Bleimaier: Das müssen Sie die Behörde fragen. Wir haben über ein Jahr lang ein Vogelgutachten für das gesamte Gebiet machen lassen. Dabei hat sich herausgestellt, dass die hinteren Teiche schon von Vögeln besetzt sind, die man mit einer Anlage stören könnte. Und wir sind die Letzten, die allen gutachterlichen Erkenntnissen zum Trotz sagen würden: Wir machen das trotzdem. Deshalb haben wir uns auf 2 Teiche beschränkt. Aber auch das war der Behörde noch zuviel.

herrsching.online: Wenn Sie alle 5 Teiche überdachen dürften, welche Leistung würden die Anlage bringen?

Bleimaier: 1,5 Megawatt Peak.

herrsching.online: Die Anlagen der Firma SinnPower sind wie Satteldächer angelegt: Die Module liegen nicht flach auf dem Wasser, sondern werden wie Hausdächer in 2 gegenüberliegende Himmelsrichtungen aufgestellt.

Die Schwäne im Hintergrund haben sich von der Musteranlage nicht verschrecken lassen. Der Wirtschaftsminister glaubt sogar, dass PV-Dächer auf Gewässern das Algenwachstum eindämmen, weil das Wasser durch den Schatten kühler bleibt.

Bleimaier. Die Module sind in 2 Reihen angeordnet und in einem Neigungswinkel von 15 Grad montiert. Die Anlage wird in Ost/West Ausrichtung positoniert und liefert so einen optimalen Ertrag. Bei Anlagen, die nur nach Süden ausgelegt sind, hat man morgens und abends einen geringen Ertrag. Die Leistung schießt erst gegen Mittag in die Höhe. Bei einer Ost-West-Ausrichtung dagegen hat man morgens schon früher einen Ertragsbuckel, mittags geht die Leistung zurück, nachmittags gibt es dann wieder eine Ertragssteigerung. Damit ist der Ertrag über den Tag verteilt größer und für unsere Anlagentechnik auf der Kläranlage länger nutzbar.

herrsching.online: Wann sind die Kosten durch den Ertrag wieder vollständig eingespielt?

Bleimaier: Die Amortisationszeit liegt bei rund 11 Jahren. Wenn wir aber noch mehr Heckmeck wegen behördlicher Auflagen machen müssen, verschiebt sich das natürlich nach hinten.

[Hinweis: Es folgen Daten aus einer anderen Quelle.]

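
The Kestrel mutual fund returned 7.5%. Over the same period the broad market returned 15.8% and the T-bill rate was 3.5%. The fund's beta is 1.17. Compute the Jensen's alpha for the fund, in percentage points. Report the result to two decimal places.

-10.39

CAPM expected return = Rf + β(Rm − Rf) = 3.5% + 1.17 × (15.8% − 3.5%) = 3.5 + 1.17 × 12.30 = 17.8910%
Jensen's α = Rp − E[R] = 7.5% − 17.8910% = -10.3910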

herrsching.online: Um noch mal auf den Ausgang des Gesprächs zu kommen. Warum geht die Behörde nicht wohlwollender mit einem erkennbar ökologischen Projekt um?

Bleimaier: Ja, es wirkt wirklich befremdlich, wenn sich die Behördenvertreter das Projekt nicht vor Ort anschauen wollen, sondern nur alles vom Schreibtisch aus entscheiden. Bei uns in Deutschland wird vieles nicht mehr mit dem gesunden Menschenverstand entschieden. Dabei muss die Kläranlage bis 2035 energieneutral arbeiten. Wenn wir aber ständig eins auf den Deckel bekommen, wird das schwierig werden. Dabei gehört die Kläranlage nicht einmal zu einem Schutzgebiet. Erst außerhalb des Zauns beginnt das Amper-Schutzgebiet. Aber allein wegen dieser Nähe müssen wir so handeln, als wäre die Anlage ein Teil des Schutzgebietes. Wir fragen uns nun: Warum gibt es dann überhaupt Grenzen?